Classiq's QSVM package allows the user to classify labeled data by using the relevant feature map.

Introduction and Background

Quantum Support Vector Machines is the Quantum version of SVM - a data classification method which separates the data using a hyperplane.

This algorithm takes the following steps:

  • Map the data into a different hyperspace (since the data may be non-linearly-separable in the original space)
    • In the case of QSVM - mapping the classical data into Hilbert space.
  • Calculate the kernel matrix
    • The kernel entries are the fidelities between different feature vectors
    • In the case of QSVM - this is done on a Quantum computer.
  • Optimize the dual problem (this is always done classically)

    \[ L_D(\alpha) = \sum_{i=1}^t \alpha_i - \frac{1}{2} \sum_{i,j=1}^t y_i y_j \alpha_i \alpha_k K(\vec{x}_i \vec{x}_j) \]
    • Where \(t\) is the amount of data points
    • the \(\vec{x}_i\)s are the data points
    • \(y_i\) is the label \(\in \{-1,1\}\) of each data point
    • \(K(\vec{x}_i \vec{x}_j)\) is the kernel matrix element between the \(i\) and \(j\) data points
    • and we optimize over the \(\alpha\)s
    • We expect most of the \(\alpha\)s to be \(0\). The \(\vec{x}_i\)s that correspond to non-zero \(\alpha_i\) are called the Support Vectors.
  • Finally, we may predict unlabeled data by calculating the kernel matrix of the new datum with respect to the support vectors. $$ \text{Predicted Label}(\vec{s}) = \text{sign} \left( \sum_{i=1}^t y_i \alpha_i^* K(\vec{x}_i , \vec{s}) + b \right), $$ Where
    • \(\vec{s}\) is the data point to be classified
    • \(\alpha_i^*\) are the optimized \(\alpha\)s
    • And \(b\) is the bias.

Reference:

[1] Havlíček, V., Córcoles, A.D., Temme, K. et al. Supervised learning with quantum-enhanced feature spaces. Nature 567, 209-212 (2019). https://doi.org/10.1038/s41586-019-0980-2

Creating a QSVM object

The Classiq API allows one to create a QSVM object, which handles the 3 steps of the algorithm:

  1. Train
  2. Test
  3. Predict

First, let us create a QSVM instance.

When creating a QSVM instance, one must supply which feature map will be used.

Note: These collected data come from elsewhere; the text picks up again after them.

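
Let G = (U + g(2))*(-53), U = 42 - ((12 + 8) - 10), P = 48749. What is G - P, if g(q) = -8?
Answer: -50021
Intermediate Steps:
U = 32 (U = 42 - (20 - 10) = 42 - 1*10 = 42 - 10 = 32)
G = -1272 (G = (32 - 8)*(-53) = 24*(-53) = -1272)
G - P = -1272 - 1*48749 = -1272 - 48749 = -50021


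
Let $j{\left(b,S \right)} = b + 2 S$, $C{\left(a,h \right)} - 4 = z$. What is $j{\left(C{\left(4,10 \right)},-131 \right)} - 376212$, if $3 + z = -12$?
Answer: $-376485$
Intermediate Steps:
$z = -15$ ($z = -3 - 12 = -15$)
$C{\left(a,h \right)} = -11$ ($C{\left(a,h \right)} = 4 - 15 = -11$)
$j{\left(C{\left(4,10 \right)},-131 \right)} - 376212 = \left(-11 + 2 \left(-131\right)\right) - 376212 = \left(-11 - 262\right) - 376212 = -273 - 376212 = -376485$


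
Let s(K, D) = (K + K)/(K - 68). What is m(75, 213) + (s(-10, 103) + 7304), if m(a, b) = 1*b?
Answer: 293173/39 ≈ 7517.3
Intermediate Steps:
s(K, D) = 2*K/(-68 + K) (s(K, D) = (2*K)/(-68 + K) = 2*K/(-68 + K))
m(a, b) = b
m(75, 213) + (s(-10, 103) + 7304) = 213 + (2*(-10)/(-68 - 10) + 7304) = 213 + (2*(-10)/(-78) + 7304) = 213 + (2*(-10)*(-1/78) + 7304) = 213 + (10/39 + 7304) = 213 + 284866/39 = 293173/39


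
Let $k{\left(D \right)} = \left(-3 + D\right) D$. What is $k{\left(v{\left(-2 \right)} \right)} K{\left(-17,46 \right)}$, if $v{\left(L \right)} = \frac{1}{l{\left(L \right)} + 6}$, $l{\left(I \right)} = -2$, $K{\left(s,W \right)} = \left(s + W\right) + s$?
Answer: $- \frac{33}{4} \approx -8.25$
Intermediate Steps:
$K{\left(s,W \right)} = W + 2 s$ ($K{\left(s,W \right)} = \left(W + s\right) + s = W + 2 s$)
$v{\left(L \right)} = \frac{1}{4}$ ($v{\left(L \right)} = \frac{1}{-2 + 6} = \frac{1}{4}$)
$k{\left(D \right)} = D \left(-3 + D\right)$
$k{\left(v{\left(-2 \right)} \right)} K{\left(-17,46 \right)} = \frac{-3 + \frac{1}{4}}{4} \left(46 + 2 \left(-17\right)\right) = \frac{1}{4} \left(- \frac{11}{4}\right) \left(46 - 34\right) = \left(- \frac{11}{16}\right) 12 = - \frac{33}{4}$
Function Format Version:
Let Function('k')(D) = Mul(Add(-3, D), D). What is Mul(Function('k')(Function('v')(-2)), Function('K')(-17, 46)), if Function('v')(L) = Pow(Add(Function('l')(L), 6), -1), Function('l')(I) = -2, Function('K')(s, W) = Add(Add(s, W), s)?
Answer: Rational(-33, 4) ≈ -8.2500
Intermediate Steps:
Function('K')(s, W) = Add(W, Mul(2, s)) (Function('K')(s, W) = Add(Add(W, s), s) = Add(W, Mul(2, s)))
Function('v')(L) = Rational(1, 4) (Function('v')(L) = Pow(Add(-2, 6), -1) = Pow(4, -1) = Rational(1, 4))
Function('k')(D) = Mul(D, Add(-3, D))
Mul(Function('k')(Function('v')(-2)), Function('K')(-17, 46)) = Mul(Mul(Rational(1, 4), Add(-3, Rational(1, 4))), Add(46, Mul(2, -17))) = Mul(Mul(Rational(1, 4), Rational(-11, 4)), Add(46, -34)) = Mul(Rational(-11, 16), 12) = Rational(-33, 4)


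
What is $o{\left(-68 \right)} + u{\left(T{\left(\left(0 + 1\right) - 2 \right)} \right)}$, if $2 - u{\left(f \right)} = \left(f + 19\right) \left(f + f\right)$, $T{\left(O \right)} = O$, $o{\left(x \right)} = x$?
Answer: $-30$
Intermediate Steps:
$u{\left(f \right)} = 2 - 2 f \left(19 + f\right)$ ($u{\left(f \right)} = 2 - \left(f + 19\right) \left(f + f\right) = 2 - \left(19 + f\right) 2 f = 2 - 2 f \left(19 + f\right)$)
$o{\left(-68 \right)} + u{\left(T{\left(\left(0 + 1\right) - 2 \right)} \right)} = -68 - \left(-2 + 2 \left(\left(0 + 1\right) - 2\right)^{2} + 38 \left(\left(0 + 1\right) - 2\right)\right) = -68 - \left(-2 + 2 \left(1 - 2\right)^{2} + 38 \left(1 - 2\right)\right) = -68 - \left(-40 + 2\right) = -68 + \left(2 + 38 - 2\right) = -68 + 38 = -30$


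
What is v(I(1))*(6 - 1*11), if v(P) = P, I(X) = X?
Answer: -5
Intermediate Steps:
v(I(1))*(6 - 1*11) = 1*(6 - 1*11) = 1*(6 - 11) = 1*(-5) = -5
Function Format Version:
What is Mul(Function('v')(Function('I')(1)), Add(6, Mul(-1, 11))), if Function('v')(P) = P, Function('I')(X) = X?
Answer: -5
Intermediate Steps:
Mul(Function('v')(Function('I')(1)), Add(6, Mul(-1, 11))) = Mul(1, Add(6, Mul(-1, 11))) = Mul(1, Add(6, -11)) = Mul(1, -5) = -5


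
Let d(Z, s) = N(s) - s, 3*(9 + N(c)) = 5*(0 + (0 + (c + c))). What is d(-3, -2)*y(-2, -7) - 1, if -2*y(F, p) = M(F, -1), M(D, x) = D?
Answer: -44/3 ≈ -14.667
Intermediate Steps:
y(F, p) = -F/2
N(c) = -9 + 10*c/3 (N(c) = -9 + (5*(0 + (0 + (c + c))))/3 = -9 + (5*(0 + (0 + 2*c)))/3 = -9 + (5*(0 + 2*c))/3 = -9 + (5*(2*c))/3 = -9 + (10*c)/3 = -9 + 10*c/3)
d(Z, s) = -9 + 7*s/3 (d(Z, s) = (-9 + 10*s/3) - s = -9 + 7*s/3)
d(-3, -2)*y(-2, -7) - 1 = (-9 + (7/3)*(-2))*(-½*(-2)) - 1 = (-9 - 14/3)*1 - 1 = -41/3*1 - 1 = -41/3 - 1 = -44/3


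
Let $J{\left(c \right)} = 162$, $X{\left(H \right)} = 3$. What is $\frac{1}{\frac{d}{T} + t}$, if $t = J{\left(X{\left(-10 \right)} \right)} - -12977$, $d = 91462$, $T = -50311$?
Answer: $\frac{50311}{660944767} \approx 7.612 \cdot 10^{-5}$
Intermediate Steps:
$t = 13139$ ($t = 162 - -12977 = 162 + 12977 = 13139$)
$\frac{1}{\frac{d}{T} + t} = \frac{1}{\frac{91462}{-50311} + 13139} = \frac{1}{91462 \left(- \frac{1}{50311}\right) + 13139} = \frac{1}{- \frac{91462}{50311} + 13139} = \frac{1}{\frac{660944767}{50311}} = \frac{50311}{660944767}$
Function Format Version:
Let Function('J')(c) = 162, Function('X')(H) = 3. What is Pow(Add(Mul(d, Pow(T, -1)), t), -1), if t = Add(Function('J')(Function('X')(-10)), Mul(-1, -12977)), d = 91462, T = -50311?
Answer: Rational(50311, 660944767) ≈ 7.6120e-5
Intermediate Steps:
t = 13139 (t = Add(162, Mul(-1, -12977)) = Add(162, 12977) = 13139)
Pow(Add(Mul(d, Pow(T, -1)), t), -1) = Pow(Add(Mul(91462, Pow(-50311, -1)), 13139), -1) = Pow(Add(Mul(91462, Rational(-1, 50311)), 13139), -1) = Pow(Add(Rational(-91462, 50311), 13139), -1) = Pow(Rational(660944767, 50311), -1) = Rational(50311, 660944767)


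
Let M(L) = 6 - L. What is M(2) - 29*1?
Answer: -25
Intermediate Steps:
M(2) - 29*1 = (6 - 1*2) - 29*1 = (6 - 2) - 29 = 4 - 29 = -25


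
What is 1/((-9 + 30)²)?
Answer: 1/441 ≈ 0.0022676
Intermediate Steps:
1/((-9 + 30)²) = 1/(21²) = 1/441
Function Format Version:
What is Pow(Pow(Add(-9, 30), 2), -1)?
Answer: Rational(1, 441) ≈ 0.0022676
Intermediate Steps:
Pow(Pow(Add(-9, 30), 2), -1) = Pow(Pow(21, 2), -1) = Pow(441, -1) = Rational(1, 441)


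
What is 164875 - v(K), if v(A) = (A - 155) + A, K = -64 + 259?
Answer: 164640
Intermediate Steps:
K = 195
v(A) = -155 + 2*A (v(A) = (-155 + A) + A = -155 + 2*A)
164875 - v(K) = 164875 - (-155 + 2*195) = 164875 - (-155 + 390) = 164875 - 1*235 = 164875 - 235 = 164640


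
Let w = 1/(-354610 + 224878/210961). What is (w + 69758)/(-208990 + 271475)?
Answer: 1043700435687739/934883765684004 ≈ 1.1164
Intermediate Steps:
w = -210961/74808655332 (w = 1/(-354610 + 224878*(1/210961)) = 1/(-354610 + 224878/210961) = 1/(-74808655332/210961) = -210961/74808655332 ≈ -2.8200e-6)
(w + 69758)/(-208990 + 271475) = (-210961/74808655332 + 69758)/(-208990 + 271475) = (5218502178438695/74808655332)/62485 = (5218502178438695/74808655332)*(1/62485) = 1043700435687739/934883765684004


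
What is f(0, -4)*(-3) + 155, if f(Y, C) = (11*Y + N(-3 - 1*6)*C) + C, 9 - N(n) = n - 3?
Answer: 419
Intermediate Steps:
N(n) = 12 - n (N(n) = 9 - (n - 3) = 9 - (-3 + n) = 9 + (3 - n) = 12 - n)
f(Y, C) = 11*Y + 22*C (f(Y, C) = (11*Y + (12 - (-3 - 1*6))*C) + C = (11*Y + (12 - (-3 - 6))*C) + C = (11*Y + (12 - 1*(-9))*C) + C = (11*Y + (12 + 9)*C) + C = (11*Y + 21*C) + C = 11*Y + 22*C)
f(0, -4)*(-3) + 155 = (11*0 + 22*(-4))*(-3) + 155 = (0 - 88)*(-3) + 155 = -88*(-3) + 155 = 264 + 155 = 419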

A feature map is a way to encode classical data into quantum. Here, we chose to encode the data onto the surface of the bloch sphere. Behind the scenes, this can be translated (in 2 dimensions) to:  circuit

Where x is the 2D input vector, and the circuit takes a single qubit per data-point.

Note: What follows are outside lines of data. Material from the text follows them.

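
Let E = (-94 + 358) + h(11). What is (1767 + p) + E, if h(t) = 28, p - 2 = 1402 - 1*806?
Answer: 2657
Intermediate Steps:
p = 598 (p = 2 + (1402 - 1*806) = 2 + (1402 - 806) = 2 + 596 = 598)
E = 292 (E = (-94 + 358) + 28 = 264 + 28 = 292)
(1767 + p) + E = (1767 + 598) + 292 = 2365 + 292 = 2657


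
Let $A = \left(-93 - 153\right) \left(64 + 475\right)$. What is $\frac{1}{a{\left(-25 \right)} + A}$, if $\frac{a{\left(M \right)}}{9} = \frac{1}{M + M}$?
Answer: $- \frac{50}{6629709} \approx -7.5418 \cdot 10^{-6}$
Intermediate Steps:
$a{\left(M \right)} = \frac{9}{2 M}$ ($a{\left(M \right)} = \frac{9}{M + M} = \frac{9}{2 M}$)
$A = -132594$ ($A = \left(-246\right) 539 = -132594$)
$\frac{1}{a{\left(-25 \right)} + A} = \frac{1}{\frac{9}{2 \left(-25\right)} - 132594} = \frac{1}{\frac{9}{2} \left(- \frac{1}{25}\right) - 132594} = \frac{1}{- \frac{9}{50} - 132594} = \frac{1}{- \frac{6629709}{50}} = - \frac{50}{6629709}$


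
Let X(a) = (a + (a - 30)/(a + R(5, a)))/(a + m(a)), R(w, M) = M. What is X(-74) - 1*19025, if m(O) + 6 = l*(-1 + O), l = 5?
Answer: -320283163/16835 ≈ -19025.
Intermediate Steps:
m(O) = -11 + 5*O (m(O) = -6 + 5*(-1 + O) = -6 + (-5 + 5*O) = -11 + 5*O)
X(a) = (a + (-30 + a)/(2*a))/(-11 + 6*a) (X(a) = (a + (a - 30)/(a + a))/(a + (-11 + 5*a)) = (a + (-30 + a)/((2*a)))/(-11 + 6*a) = (a + (-30 + a)*(1/(2*a)))/(-11 + 6*a) = (a + (-30 + a)/(2*a))/(-11 + 6*a))
X(-74) - 1*19025 = (-15 + (-74)**2 + (1/2)*(-74))/((-74)*(-11 + 6*(-74))) - 1*19025 = -(-15 + 5476 - 37)/(74*(-11 - 444)) - 19025 = -1/74*5424/(-455) - 19025 = -1/74*(-1/455)*5424 - 19025 = 2712/16835 - 19025 = -320283163/16835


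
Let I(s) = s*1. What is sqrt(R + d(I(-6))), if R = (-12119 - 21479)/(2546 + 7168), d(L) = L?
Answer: I*sqrt(223135437)/4857 ≈ 3.0755*I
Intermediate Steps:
I(s) = s
R = -16799/4857 (R = -33598/9714 = -33598*1/9714 = -16799/4857 ≈ -3.4587)
sqrt(R + d(I(-6))) = sqrt(-16799/4857 - 6) = sqrt(-45941/4857) = I*sqrt(223135437)/4857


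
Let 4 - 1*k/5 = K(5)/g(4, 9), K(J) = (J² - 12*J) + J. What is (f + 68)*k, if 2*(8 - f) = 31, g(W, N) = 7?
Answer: 17545/7 ≈ 2506.4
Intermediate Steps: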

from classiq.applications.qsvm import QSVM

qsvm = QSVM("bloch_sphere")

Training QSVM

In order to train, we pass data and labels, which may be either a list or a np.array.

qsvm.train(data, labels)

Testing QSVM

In order to test, we pass data and labels, which may be either a list or a np.array. In return, we get an accuracy (float). between 0 to 1, indicating how good our training was (1 is better)

accuracy: float = qsvm.test(data, labels)

Predicting QSVM

The predict method takes in data, and returns labels.

predicted_labels: np.ndarray = qsvm.predict(predict_input)

Putting all the steps together

By passing all the data in the constructor, we may call a single method (.run) to handle all of the steps for us. For example:

from classiq.applications.qsvm import QSVM

qsvm = QSVM(
    "bloch_sphere", train_data, train_labels, test_data, test_labels, predict_data
)
qsvm.run()

The above code will sequentially run train -> test -> predict.

If we were to pass only train and test data, then only these methods would run, and predict wouldn't.